Entre la Libye, le Soudan et le Proche-Orient, l’Égypte est devenue ces dernières années à la fois pays de transit, d’origine et de destination des migrants et demandeurs d’asile. L’an dernier, 26.675 ressortissants égyptiens ont déposé une demande d’asile dans les pays de l’UE+, soit une augmentation de 71% par rapport à 2022, selon la Commission. Et 12.854 franchissements irréguliers des frontières par des ressortissants égyptiens ont été détectés dans l’UE en 2023, principalement en utilisant la route de la Méditerranée centrale.
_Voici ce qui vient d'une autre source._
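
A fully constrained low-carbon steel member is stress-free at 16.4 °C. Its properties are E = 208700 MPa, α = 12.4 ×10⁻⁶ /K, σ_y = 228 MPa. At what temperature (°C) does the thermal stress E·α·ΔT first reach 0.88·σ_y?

93.9 °C

E = 208700 MPa = 208.7 GPa.
E·α·ΔT = 200.6 MPa ⇒ ΔT = 200.6 / (208.7×10³ × 12.4×10⁻⁶) = 77.53 K.
T = 16.4 + 77.53 = 93.93 °C.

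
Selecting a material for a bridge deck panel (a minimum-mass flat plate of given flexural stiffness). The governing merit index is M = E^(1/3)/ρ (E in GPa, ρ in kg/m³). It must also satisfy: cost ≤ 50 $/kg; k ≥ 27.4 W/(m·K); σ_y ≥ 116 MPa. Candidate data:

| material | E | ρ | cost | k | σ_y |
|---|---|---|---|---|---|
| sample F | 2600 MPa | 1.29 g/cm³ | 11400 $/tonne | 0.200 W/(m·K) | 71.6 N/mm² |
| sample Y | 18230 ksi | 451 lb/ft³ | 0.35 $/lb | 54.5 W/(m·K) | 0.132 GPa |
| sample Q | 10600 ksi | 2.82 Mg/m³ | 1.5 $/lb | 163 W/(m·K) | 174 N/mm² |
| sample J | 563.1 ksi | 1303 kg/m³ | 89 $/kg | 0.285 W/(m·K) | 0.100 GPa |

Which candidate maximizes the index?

sample Q

Screen on constraints: cost ≤ 50 $/kg; k ≥ 27.4 W/(m·K); σ_y ≥ 116 MPa. Survivors: sample Y, sample Q.
Normalizing units and computing the index:
  sample Y: E = 125.7 GPa, ρ = 7224 kg/m³
  sample Q: E = 73.08 GPa, ρ = 2820 kg/m³
  sample Q: M = 1.48×10⁻³
  sample Y: M = 0.693×10⁻³
Sample Q ranks first.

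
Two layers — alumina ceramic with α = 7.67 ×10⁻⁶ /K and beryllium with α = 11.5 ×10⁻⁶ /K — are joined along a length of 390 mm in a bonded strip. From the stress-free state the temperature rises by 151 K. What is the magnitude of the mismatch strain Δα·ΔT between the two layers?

5.78×10⁻⁴

Δα = |7.67 − 11.5|×10⁻⁶/K = 3.83×10⁻⁶/K.
Mismatch strain = Δα·ΔT = 3.83×10⁻⁶ × 151.0 = 5.78×10⁻⁴.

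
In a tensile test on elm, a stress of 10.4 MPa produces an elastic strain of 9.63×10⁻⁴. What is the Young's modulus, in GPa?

10.8 GPa

E = σ/ε = 10.4 MPa / 9.63×10⁻⁴ = 10800 MPa = 10.8 GPa.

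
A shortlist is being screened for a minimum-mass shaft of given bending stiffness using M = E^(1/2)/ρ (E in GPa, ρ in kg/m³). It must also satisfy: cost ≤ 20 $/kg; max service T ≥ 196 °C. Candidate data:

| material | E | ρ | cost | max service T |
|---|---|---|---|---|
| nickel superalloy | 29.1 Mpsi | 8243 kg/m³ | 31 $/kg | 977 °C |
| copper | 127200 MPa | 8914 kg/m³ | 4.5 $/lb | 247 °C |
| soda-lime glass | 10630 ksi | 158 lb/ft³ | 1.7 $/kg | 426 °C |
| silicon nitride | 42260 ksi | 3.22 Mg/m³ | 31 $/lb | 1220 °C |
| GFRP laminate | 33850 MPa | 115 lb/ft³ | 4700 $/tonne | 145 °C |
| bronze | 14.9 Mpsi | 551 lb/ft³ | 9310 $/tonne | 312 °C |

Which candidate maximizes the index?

soda-lime glass

Screen on constraints: cost ≤ 20 $/kg; max service T ≥ 196 °C. Survivors: copper, soda-lime glass, bronze.
Convert each candidate to consistent units, then evaluate M:
  copper: E = 127.2 GPa, ρ = 8914 kg/m³
  soda-lime glass: E = 73.29 GPa, ρ = 2531 kg/m³
  bronze: E = 102.7 GPa, ρ = 8826 kg/m³
  soda-lime glass: M = 3.38×10⁻³
  copper: M = 1.27×10⁻³
  bronze: M = 1.15×10⁻³
Soda-lime glass has the largest M.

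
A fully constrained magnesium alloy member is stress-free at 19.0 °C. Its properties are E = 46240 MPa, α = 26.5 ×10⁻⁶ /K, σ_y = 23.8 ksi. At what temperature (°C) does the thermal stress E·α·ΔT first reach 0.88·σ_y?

E = 46240 MPa = 46.24 GPa.
σ_y = 23.8 ksi = 164.1 MPa.
E·α·ΔT = 144.4 MPa ⇒ ΔT = 144.4 / (46.24×10³ × 26.5×10⁻⁶) = 117.8 K.
T = 19.0 + 117.8 = 136.8 °C.

137 °C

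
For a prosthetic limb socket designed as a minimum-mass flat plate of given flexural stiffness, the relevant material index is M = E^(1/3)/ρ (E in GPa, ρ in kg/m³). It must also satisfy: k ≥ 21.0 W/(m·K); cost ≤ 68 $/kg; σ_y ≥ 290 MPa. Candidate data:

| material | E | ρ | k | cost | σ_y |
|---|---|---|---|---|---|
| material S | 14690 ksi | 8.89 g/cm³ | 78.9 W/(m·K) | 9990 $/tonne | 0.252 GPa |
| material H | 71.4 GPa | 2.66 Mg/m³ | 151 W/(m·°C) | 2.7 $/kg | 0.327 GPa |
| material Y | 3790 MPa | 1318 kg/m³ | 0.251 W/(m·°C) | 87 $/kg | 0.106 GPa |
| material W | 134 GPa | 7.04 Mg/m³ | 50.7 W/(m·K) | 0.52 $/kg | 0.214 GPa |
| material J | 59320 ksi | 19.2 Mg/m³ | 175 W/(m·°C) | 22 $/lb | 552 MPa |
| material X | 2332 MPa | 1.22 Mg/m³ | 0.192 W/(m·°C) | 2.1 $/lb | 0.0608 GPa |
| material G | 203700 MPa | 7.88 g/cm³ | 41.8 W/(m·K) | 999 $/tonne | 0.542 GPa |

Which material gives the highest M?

material H

Screen on constraints: k ≥ 21.0 W/(m·K); cost ≤ 68 $/kg; σ_y ≥ 290 MPa. Survivors: material H, material J, material G.
In SI units:
  material H: E = 71.40 GPa, ρ = 2660 kg/m³
  material J: E = 409.0 GPa, ρ = 19200 kg/m³
  material G: E = 203.7 GPa, ρ = 7880 kg/m³
  material H: M = 1.56×10⁻³
  material G: M = 0.747×10⁻³
  material J: M = 0.387×10⁻³
Material H ranks first.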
Le pays accueille lui-même 8 à 9 millions de migrants, nombre d’entre eux le traversant vers la Libye. La situation génère des tensions entre « anciens et nouveaux » réfugiés, en plus de la tension accentuée par la situation à Gaza. Des voix se sont élevées pour dire leur crainte que le partenariat UE-Égypte serve une volonté de pousser des réfugiés palestiniens vers le Sinaï égyptien.
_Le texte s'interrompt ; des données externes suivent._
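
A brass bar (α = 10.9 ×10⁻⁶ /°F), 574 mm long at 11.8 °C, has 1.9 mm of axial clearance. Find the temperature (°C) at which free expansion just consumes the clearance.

181 °C

α = 10.9×10⁻⁶/°F × 9/5 = 19.6×10⁻⁶/K.
α·L₀·ΔT = 1.9 mm ⇒ ΔT = 1.9 / (19.6×10⁻⁶ × 574.0) = 168.7 K.
T = 11.8 + 168.7 = 180.5 °C.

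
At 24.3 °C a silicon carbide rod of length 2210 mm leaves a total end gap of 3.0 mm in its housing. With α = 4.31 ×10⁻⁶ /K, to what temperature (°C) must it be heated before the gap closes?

α·L₀·ΔT = 3.0 mm ⇒ ΔT = 3.0 / (4.31×10⁻⁶ × 2210.0) = 315.0 K.
T = 24.3 + 315.0 = 339.3 °C.

339 °C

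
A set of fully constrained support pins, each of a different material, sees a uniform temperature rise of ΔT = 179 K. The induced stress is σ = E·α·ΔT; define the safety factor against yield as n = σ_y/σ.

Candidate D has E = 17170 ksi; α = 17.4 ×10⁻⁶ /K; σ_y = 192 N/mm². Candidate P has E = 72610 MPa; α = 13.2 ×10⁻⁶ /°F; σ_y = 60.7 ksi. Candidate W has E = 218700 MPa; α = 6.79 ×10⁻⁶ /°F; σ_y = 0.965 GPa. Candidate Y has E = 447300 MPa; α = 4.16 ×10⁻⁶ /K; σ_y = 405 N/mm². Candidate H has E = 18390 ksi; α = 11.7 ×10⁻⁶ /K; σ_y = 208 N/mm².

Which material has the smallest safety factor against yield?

candidate D

Converting E to GPa, α to ×10⁻⁶/K, σ_y to MPa, then σ and n for each:
  candidate D: E = 118.4, α = 17.4, σ_y = 192.0 → σ = 369 MPa, n = 0.521
  candidate P: E = 72.61, α = 23.8, σ_y = 418.5 → σ = 309 MPa, n = 1.36
  candidate W: E = 218.7, α = 12.2, σ_y = 965.0 → σ = 478 MPa, n = 2.02
  candidate Y: E = 447.3, α = 4.16, σ_y = 405.0 → σ = 333 MPa, n = 1.22
  candidate H: E = 126.8, α = 11.7, σ_y = 208.0 → σ = 266 MPa, n = 0.783
Candidate D has the lowest safety factor, n = 0.521.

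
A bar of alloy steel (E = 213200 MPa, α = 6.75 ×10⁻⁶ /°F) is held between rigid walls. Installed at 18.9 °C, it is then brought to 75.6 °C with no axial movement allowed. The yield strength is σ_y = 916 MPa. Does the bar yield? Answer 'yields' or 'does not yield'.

does not yield

E = 213200 MPa = 213.2 GPa.
α = 6.75×10⁻⁶/°F × 9/5 = 12.1×10⁻⁶/K.
ΔT = 56.70 K. Constrained thermal stress σ = E·α·ΔT = 213.2×10³ MPa × 12.1×10⁻⁶ × 56.70 = 147 MPa (compressive).
Compare to σ_y = 916 MPa: σ < σ_y, so it does not yield.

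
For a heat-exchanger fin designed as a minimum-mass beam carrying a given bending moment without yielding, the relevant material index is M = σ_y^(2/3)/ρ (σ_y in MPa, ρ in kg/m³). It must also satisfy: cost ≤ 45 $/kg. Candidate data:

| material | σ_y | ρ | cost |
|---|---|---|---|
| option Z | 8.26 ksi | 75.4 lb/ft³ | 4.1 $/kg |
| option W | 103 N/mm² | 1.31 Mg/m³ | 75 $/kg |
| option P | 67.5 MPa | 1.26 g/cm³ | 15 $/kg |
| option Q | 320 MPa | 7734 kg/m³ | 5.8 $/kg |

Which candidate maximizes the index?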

Comme avec la Tunisie, le partenariat est controversé du fait du caractère autoritaire du régime al-Sissi et de ses atteintes aux droits de l’homme. À son arrivée au Caire, le Premier ministre Alexander De Croo a rencontré une délégation d’ONG de défense des droits fondamentaux, qui réclament de conditionner tout soutien financier direct et indirect de l’UE à l’Égypte, à des conditions claires, publiques et mesurables dans les domaines des droits humains et de la redevabilité.
À quelques mois d’élections européennes en vue desquelles plusieurs dirigeants veulent afficher leur action en matière migratoire, Mme Von der Leyen était accompagnée de cinq autres chefs d’État ou de gouvernement européens: Alexander De Croo au nom de la présidence belge du Conseil de l’UE, le président chypriote Níkos Christodoulídis, ainsi que les Premiers ministres grec Kyriákos Mitsotákis, italienne Giorgia Meloni et autrichien Karl Nehammer.